Featuring the Scholars Program, the Student-Scholar Partnership Program, and the Arts Program, among other initiatives, the center brings together scholars, students, and faculty who study gender issues and women’s lives. Hansen took some time to talk with BrandeisNow about what she's done in her first year, what she hopes to do in the future, and what she wants people to know about the WSRC.

What has been your primary goal since becoming director of the WSRC?

One of goals in accepting this position was to bring the faculty into the center and bring the center more squarely into campus. There is kind of a structural separation that some centers and institutes on campus are able to cross, but it can be challenging. One of the first things I did was set up a "kitchen cabinet" to advise me on strategic matters related to the university and the Center. It includes representatives from the faculty, the scholars program, and the National Advisory Board. They've met every other month this academic year. The Kitchen Cabinet has focused on how we can build more bridges between the Center and the university and find common intellectual projects. I see the project of integrating the Center with the university as a major priority.

What will that integration ultimately look like?

I think the Student-Scholarship Partnership is a good example of something we would like to build upon. It's a longstanding program that partners undergraduates with scholars and faculty. Through the center, and funding from generous donors, we pay undergraduates for up to 50 hours of research in a semester in partnership with a research scholar. This partnership puts Brandeis students out there in the world, getting their hands dirty doing research, and being enterprising. Through the research, they are building a special mentoring relationship. I have opened the program to faculty as well as WSRC scholars. In the future we would like to expand the SSP to include graduate students as well.

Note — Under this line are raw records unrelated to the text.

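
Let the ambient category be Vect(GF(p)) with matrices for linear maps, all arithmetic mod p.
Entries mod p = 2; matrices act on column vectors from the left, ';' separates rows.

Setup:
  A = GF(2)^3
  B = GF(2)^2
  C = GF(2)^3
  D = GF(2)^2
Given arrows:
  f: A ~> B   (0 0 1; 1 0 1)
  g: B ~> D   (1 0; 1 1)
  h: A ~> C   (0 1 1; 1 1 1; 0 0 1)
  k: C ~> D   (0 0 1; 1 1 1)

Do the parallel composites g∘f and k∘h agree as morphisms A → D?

1) trace f;g:
  e0=(1,0,0) f~>(0,1) g~>(0,1)
  e1=(0,1,0) f~>(0,0) g~>(0,0)
  e2=(0,0,1) f~>(1,1) g~>(1,0)
  ⟦path⟧₁ = (0 0 1; 1 0 0)
2) trace h;k:
  e0=(1,0,0) h~>(0,1,0) k~>(0,1)
  e1=(0,1,0) h~>(1,1,0) k~>(0,0)
  e2=(0,0,1) h~>(1,1,1) k~>(1,1)
  ⟦path⟧₂ = (0 0 1; 1 0 1)
Equal? differ; not commutative

Answer: DOES NOT COMMUTE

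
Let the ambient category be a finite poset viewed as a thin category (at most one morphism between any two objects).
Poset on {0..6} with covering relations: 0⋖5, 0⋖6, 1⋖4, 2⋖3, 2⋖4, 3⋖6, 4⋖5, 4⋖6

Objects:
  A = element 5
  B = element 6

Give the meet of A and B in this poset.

Answer: NO MEET EXISTS

Derivation:
Common predecessors of 5,6: {0,1,2,4}
  maximal lower bounds 0 and 4 are incomparable: neither 0≤4 nor 4≤0
→ no greatest lower bound exists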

As far as something new, the provost has just awarded us seed money to organize a common intellectual project. This next year, we will be running an interdisciplinary workshop to explore the phenomenon I call cascading – multiple, linked downward mobilities – and its intersectional consequences.  As a process of falling from a particular status, cascading triggers additional declines shaped profoundly by gender and race-ethnicity. Downward mobility is not something experienced by just middle-class white men. Ideally, the workshop will bring people with common interests together to discuss the issues with national leaders in this research.

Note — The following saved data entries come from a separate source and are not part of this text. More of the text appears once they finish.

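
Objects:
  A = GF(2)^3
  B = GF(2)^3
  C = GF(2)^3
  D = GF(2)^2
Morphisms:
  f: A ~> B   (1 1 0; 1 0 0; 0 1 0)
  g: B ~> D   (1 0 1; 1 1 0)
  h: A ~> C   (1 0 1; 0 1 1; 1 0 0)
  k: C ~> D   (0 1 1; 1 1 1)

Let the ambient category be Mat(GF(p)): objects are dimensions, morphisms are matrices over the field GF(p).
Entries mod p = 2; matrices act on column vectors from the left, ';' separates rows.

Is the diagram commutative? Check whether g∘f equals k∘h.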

Has the recent heightened awareness around issues of sexual harassment and gender discrimination placed a greater emphasis on the need for the type of research coming out of the WSRC?

Without question. The erupting evidence of workplace sexual harassment reveals how extensive it is and the importance of studying gender and racial-ethnic inequality in all its forms, but particularly how men exercise power and the multiple negative consequences for women's employment and well-being. Not only do we have to study power, working conditions, and the repercussions of various kinds of harassment and violence directed against women, but we have to insist on changing destructive and exclusionary practices. 

What is the one thing you want people on campus to know about the center?

The center is here to further the mission of the university and the faculty, to engage in discovery and research and to educate the next generation of scholars. The doors are open.